On the Al-Adeni military airfield half a mile south-west of the town there were twelve Russian helicopters, twelve Yaks and eighteen transport planes, but no jet fighters. It was thought that some twenty MiG 17s were stationed at the new airport being built by the Russians 15 miles to the north, and that about 1,000 Egyptians were working there. All the aircraft were marked with the green Yemeni star. The road from Sana’a to Hodeidah, on the coast, was of special interest to the mercenary force, since it offered rich opportunities for mining and ambushes. Along its 137 miles, which took a Land Rover nearly six hours to negotiate, there were only seven or eight Egyptian garrisons, and many weak points – not least the pass 6 miles from Hodeidah, which overlooked the inland plateau and was dominated by peaks to north and south, but was not guarded.
To someone as combative as Johnny Cooper, all this looked very enticing. As soon as possible he flew from London to Aden, and he described his return to the
Khowlan as ‘uneventful’. This time, though, he acted as a gold-carrier. Behind his riding camel came another, attached by a rope, loaded with bags of sovereigns and half-sovereigns to pay Abdullah bin Hassan’s soldiers. Ahead of his group went a decoy caravan, its camels carrying bags that looked as if they contained gold, but in fact were full of stones. His journey took nine days, for two of which he had to wait in the neighbourhood of Marib while trouble with the camel-men was sorted out.

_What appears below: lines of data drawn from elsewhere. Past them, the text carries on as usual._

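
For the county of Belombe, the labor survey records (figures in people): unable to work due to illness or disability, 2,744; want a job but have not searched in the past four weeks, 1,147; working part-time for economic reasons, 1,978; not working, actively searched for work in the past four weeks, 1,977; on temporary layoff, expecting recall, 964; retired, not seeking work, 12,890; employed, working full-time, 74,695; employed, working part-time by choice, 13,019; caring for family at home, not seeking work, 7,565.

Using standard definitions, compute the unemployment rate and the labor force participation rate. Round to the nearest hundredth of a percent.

Unemployment rate ≈ 3.17%; labor force participation rate ≈ 79.19%.

Employed = 1,978 + 74,695 + 13,019 = 89,692 (anyone who worked, including part-time for economic reasons, counts as employed).
Unemployed = 1,977 + 964 = 2,941 (jobless and actively searching, or on temporary layoff).
Labor force = 89,692 + 2,941 = 92,633.
Not in labor force = 2,744 + 1,147 + 12,890 + 7,565 = 24,346 (those not working and not actively searching are outside the labor force — including those who want a job but have given up searching).
Civilian working-age population = 92,633 + 24,346 = 116,979.
Unemployment rate = 2,941 / 92,633 = 3.17%.
Labor force participation rate = 92,633 / 116,979 = 79.19%.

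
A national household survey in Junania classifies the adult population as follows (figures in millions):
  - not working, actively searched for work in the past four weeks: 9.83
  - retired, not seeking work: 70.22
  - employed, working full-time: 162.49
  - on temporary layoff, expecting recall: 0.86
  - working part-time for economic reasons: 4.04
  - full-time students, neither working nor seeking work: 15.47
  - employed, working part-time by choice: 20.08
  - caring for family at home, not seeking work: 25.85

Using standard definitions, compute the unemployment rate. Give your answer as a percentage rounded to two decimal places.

Unemployment rate ≈ 5.42%.

Employed = 162.49 + 4.04 + 20.08 = 186.61 million (anyone who worked, including part-time for economic reasons, counts as employed).
Unemployed = 9.83 + 0.86 = 10.69 million (jobless and actively searching, or on temporary layoff).
Labor force = 186.61 + 10.69 = 197.30 million.
Unemployment rate = 10.69 / 197.30 = 5.42%.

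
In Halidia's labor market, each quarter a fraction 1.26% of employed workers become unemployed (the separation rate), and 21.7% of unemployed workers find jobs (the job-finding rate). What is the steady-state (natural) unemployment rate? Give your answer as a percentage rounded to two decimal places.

At steady state the flows balance: s·E = f·U, so U/(E+U) = s/(s+f).
u* = 1.26 / (1.26 + 21.7) = 1.26 / 22.96 = 5.49%.

Steady-state unemployment rate ≈ 5.49%.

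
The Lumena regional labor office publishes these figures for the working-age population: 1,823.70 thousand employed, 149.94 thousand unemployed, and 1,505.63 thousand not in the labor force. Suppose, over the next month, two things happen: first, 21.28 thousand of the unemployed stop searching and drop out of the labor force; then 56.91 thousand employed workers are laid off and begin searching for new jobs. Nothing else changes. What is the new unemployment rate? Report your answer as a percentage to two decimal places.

New unemployment rate ≈ 9.50%.

Initially, labor force = 1,823.70 + 149.94 = 1,973.64 thousand, so u = 149.94/1,973.64 = 7.60%.
After the first change, unemployed and labor force both fall by 21.28 → E = 1,823.70, U = 128.66, labor force = 1,952.36 thousand.
After the second change, employed falls and unemployed rises by 56.91; labor force unchanged → E = 1,766.79, U = 185.57, labor force = 1,952.36 thousand.
New unemployment rate = 185.57 / 1,952.36 = 9.50%.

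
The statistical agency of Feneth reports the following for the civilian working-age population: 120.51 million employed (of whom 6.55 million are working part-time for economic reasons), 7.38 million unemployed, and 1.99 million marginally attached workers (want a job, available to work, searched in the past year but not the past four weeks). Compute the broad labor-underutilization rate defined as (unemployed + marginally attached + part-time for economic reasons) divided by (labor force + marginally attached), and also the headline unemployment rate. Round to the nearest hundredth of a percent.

Broad underutilization rate ≈ 12.26%; headline unemployment rate ≈ 5.77%.

Labor force = 120.51 + 7.38 = 127.89 million.
Numerator = 7.38 + 1.99 + 6.55 = 15.92 million.
Denominator = 127.89 + 1.99 = 129.88 million.
Broad rate = 15.92 / 129.88 = 12.26%.
Headline unemployment rate = 7.38 / 127.89 = 5.77%.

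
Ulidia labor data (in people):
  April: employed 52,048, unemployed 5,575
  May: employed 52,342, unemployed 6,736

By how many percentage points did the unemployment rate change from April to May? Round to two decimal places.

The unemployment rate changed by +1.73 percentage points.

April: labor force = 52,048 + 5,575 = 57,623; u = 5,575/57,623 = 9.67%.
May: labor force = 52,342 + 6,736 = 59,078; u = 6,736/59,078 = 11.40%.
Change = 11.40% − 9.67% = +1.73 pp.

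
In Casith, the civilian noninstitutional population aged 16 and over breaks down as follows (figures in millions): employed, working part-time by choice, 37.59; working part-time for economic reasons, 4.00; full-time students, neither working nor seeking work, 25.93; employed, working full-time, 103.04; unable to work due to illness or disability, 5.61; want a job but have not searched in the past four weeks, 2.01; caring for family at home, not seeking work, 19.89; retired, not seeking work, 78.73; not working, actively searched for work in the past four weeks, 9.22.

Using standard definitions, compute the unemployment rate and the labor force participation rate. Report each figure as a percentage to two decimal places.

Employed = 37.59 + 4.00 + 103.04 = 144.63 million (anyone who worked, including part-time for economic reasons, counts as employed).
Unemployed = 9.22 million.
Labor force = 144.63 + 9.22 = 153.85 million.
Not in labor force = 25.93 + 5.61 + 2.01 + 19.89 + 78.73 = 132.17 million (those not working and not actively searching are outside the labor force — including those who want a job but have given up searching).
Civilian working-age population = 153.85 + 132.17 = 286.02 million.
Unemployment rate = 9.22 / 153.85 = 5.99%.
Labor force participation rate = 153.85 / 286.02 = 53.79%.

Unemployment rate ≈ 5.99%; labor force participation rate ≈ 53.79%.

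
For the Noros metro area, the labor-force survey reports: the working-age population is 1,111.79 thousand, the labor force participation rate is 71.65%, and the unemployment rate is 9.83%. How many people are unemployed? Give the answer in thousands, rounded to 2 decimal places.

About 78.31 thousand are unemployed.

Labor force = 0.7165 × 1,111.79 = 796.60 thousand.
Unemployed = 0.0983 × 796.60 ≈ 78.31 thousand.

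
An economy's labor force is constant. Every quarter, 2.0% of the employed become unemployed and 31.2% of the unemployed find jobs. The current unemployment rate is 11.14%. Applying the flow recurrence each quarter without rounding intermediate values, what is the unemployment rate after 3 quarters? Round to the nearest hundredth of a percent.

Unemployment rate after three quarters ≈ 7.55%.

With a fixed labor force, u_{t+1} = u_t + s·(1−u_t) − f·u_t = u_t·(1−s−f) + s.
Here 1−s−f = 0.668 and s = 0.020.
u_1 = 0.111400 × 0.668 + 0.020 = 0.094415.
u_2 = 0.094415 × 0.668 + 0.020 = 0.083069.
u_3 = 0.083069 × 0.668 + 0.020 = 0.075490.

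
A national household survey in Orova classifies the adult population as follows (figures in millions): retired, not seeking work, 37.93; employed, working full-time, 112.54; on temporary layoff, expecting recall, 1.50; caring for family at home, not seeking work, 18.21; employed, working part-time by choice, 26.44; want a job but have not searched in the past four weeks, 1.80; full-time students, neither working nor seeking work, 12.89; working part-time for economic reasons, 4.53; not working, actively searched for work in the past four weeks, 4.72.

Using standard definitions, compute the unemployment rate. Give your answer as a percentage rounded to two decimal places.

Unemployment rate ≈ 4.15%.

Employed = 112.54 + 26.44 + 4.53 = 143.51 million (anyone who worked, including part-time for economic reasons, counts as employed).
Unemployed = 1.50 + 4.72 = 6.22 million (jobless and actively searching, or on temporary layoff).
Labor force = 143.51 + 6.22 = 149.73 million.
Unemployment rate = 6.22 / 149.73 = 4.15%.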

At the Prince’s headquarters in the caves at Gara he was reunited with two of the Frenchmen from the Deuxième Bureau, Philippe Camus and Tony de St Paul. Together they built a stone radio shack on the mountain at one end of the village, near the grape vines, some 200 yards from the house in which they lived. The radio station was tucked in against a rock, with a co-axial aerial run out across the hillside; as they were 9,000 feet above sea-level, they got excellent reception from Aden, and were delighted with their position. They began to make regular contact with Tony Boyle, who kept the MI6 resident in Aden informed of their activities.
When not devising new ways of discomfiting the enemy, Johnny spent much time doing medical work, which he found enjoyable and satisfying. Like all former SAS personnel, he had had some medical training, and now found unlimited opportunities for practising his skills.
Together with a boy of about fifteen called Ahmed, he set up an al-fresco surgery under a tree in a nearby wadi, where he worked from 9 a.m. to 11 a.m. daily; and as word went out, men, women and children came from miles in search of treatment. Eye complaints were their most common affliction, but he also treated one bad case of phosphor burns from a bomb, and one gunshot wound in the knee. Because none of the patients had ever been given antibiotics before, a single shot of penicillin usually had a miraculously swift effect on ailments such as boils or skin infections.